Conheça a história da baiana eleita uma das empreendedoras mais bem sucedidas do país

Ela já vendeu coxinha, teve marca de roupas, trabalhou com reforço escolar, foi servidora pública e, depois de tantos corres, chegou ao topo: tornou-se uma das personalidades do meio empresarial mais bem sucedidas antes dos 30 anos, reconhecida pela Revista Forbes. Criada na periferia soteropolitana, Karine Oliveira, 27, é dona da Wakanda Comunicação — empresa […]


11 de janeiro de 2021 10:26

Ela já vendeu coxinha, teve marca de roupas, trabalhou com reforço escolar, foi servidora pública e, depois de tantos corres, chegou ao topo: tornou-se uma das personalidades do meio empresarial mais bem sucedidas antes dos 30 anos, reconhecida pela Revista Forbes. Criada na periferia soteropolitana, Karine Oliveira, 27, é dona da Wakanda Comunicação — empresa que traduz conteúdos de negócios para quem empreende por necessidade — e ganhou ainda mais destaque no cenário nacional ao participar do Shark Tank Brasil, reality de empreendedorismo da Sony Channel.

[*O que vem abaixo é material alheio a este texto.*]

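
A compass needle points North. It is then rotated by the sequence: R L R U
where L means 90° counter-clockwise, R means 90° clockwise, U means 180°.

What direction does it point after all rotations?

Start: North
  R (right (90° clockwise)) -> East
  L (left (90° counter-clockwise)) -> North
  R (right (90° clockwise)) -> East
  U (U-turn (180°)) -> West
Final: West

Answer: Final heading: West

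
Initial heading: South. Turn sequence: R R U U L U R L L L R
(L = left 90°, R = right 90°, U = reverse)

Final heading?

Start: South
  R (right (90° clockwise)) -> West
  R (right (90° clockwise)) -> North
  U (U-turn (180°)) -> South
  U (U-turn (180°)) -> North
  L (left (90° counter-clockwise)) -> West
  U (U-turn (180°)) -> East
  R (right (90° clockwise)) -> South
  L (left (90° counter-clockwise)) -> East
  L (left (90° counter-clockwise)) -> North
  L (left (90° counter-clockwise)) -> West
  R (right (90° clockwise)) -> North
Final: North

Answer: Final heading: North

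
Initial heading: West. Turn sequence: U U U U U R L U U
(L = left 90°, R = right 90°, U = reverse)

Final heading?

Answer: Final heading: East

Derivation:
Start: West
  U (U-turn (180°)) -> East
  U (U-turn (180°)) -> West
  U (U-turn (180°)) -> East
  U (U-turn (180°)) -> West
  U (U-turn (180°)) -> East
  R (right (90° clockwise)) -> South
  L (left (90° counter-clockwise)) -> East
  U (U-turn (180°)) -> West
  U (U-turn (180°)) -> East
Final: East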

Após a participação, Karine virou sócia de uma das maiores investidoras-anjo do país, a empresária carioca Camila Farani e viu os números da sua empresa saltar de 3 mil para 13 mil nas redes sociais da noite para o dia.

Farani contou que quando a conheceu ficou absolutamente encantada, e se perguntava: “Que energia é essa? De onde você vem?”. Vestida com uma bata africana com adornos vermelhos até o joelho e um cabelo xadrez a la loiro pivete, Karine chegou ao Shark Tank como uma guerreira, de cabeça erguida e exalando poder. 

A história dela começa no bairro do Engenho Velho da Federação, uma das comunidades com maior concentração de terreiros de religiões de matriz africana da capital baiana e com um vivo comércio no fim de linha de ônibus. Filha de pedreiro e de uma professora informal, ela viu os pais se separarem quando ainda tinha por volta de seis anos. Como as aulas de reforço escolar não eram suficientes para pagar as contas, a mãe, agora solteira, precisou se desenrolar no mundo das vendas e Karine virou sua assistente no comércio de coxinhas.

“Minha mãe sempre foi uma referência em tudo para mim. Brinco que meu primeiro estágio remunerado foi com ela. Minha mãe sempre teve esse espírito empreendedor, alfabetizando pessoas, mas nunca se reconheceu assim”, conta a filha. A empreendedora cursou todo o ensino básico em escolas públicas e, atualmente, concilia a corrida vida de empresária com a de graduanda em Serviço Social. Já a mãe, virou funcionária pública e é graduada em Marketing e Propaganda.

Hoje, levar educação empresarial para as pessoas é o projeto de vida de Karine, que já impactou 600 microempreendedores desde que a Wakanda foi fundada, há apenas dois anos. Com ajuda da nova sócia, ela está trabalhando em projetos ainda sob segredo, apostando em cursos exclusivamente virtuais enquanto a vacina contra a covid-19 não vem.

Embora trabalhasse com economia solidária desde a adolescência, empreendedorismo foi um termo que só chegou ao conhecimento de Karine em 2016, por meio de um curso no católico Centro de Estudos e Assessoria Pedagógica (Ceap). Foi o primeiro choque dela.

“Eu tinha uma bagagem de 24 anos de trabalho com isso, tinha feito muita coisa na vida, e fiquei chateada porque era um mundo de palavras em inglês como brainstorm, call, pitching. Eu ficava: ‘Mas, rapaz, a gente num tá em Salvador? Por que a gente não fala português?’ Aí eu vinha e metia um ‘apois traduz aí para mim’. Sempre parecia que a gente não estaria trabalhando com empreendedorismo se não estivéssemos na Bolsa de Valores, não é assim. Você vai dizer que nossa Deusa Cira do Acarajé não é uma empreendedora? É uma bobagem reverenciar só o que vem de fora”, refuta.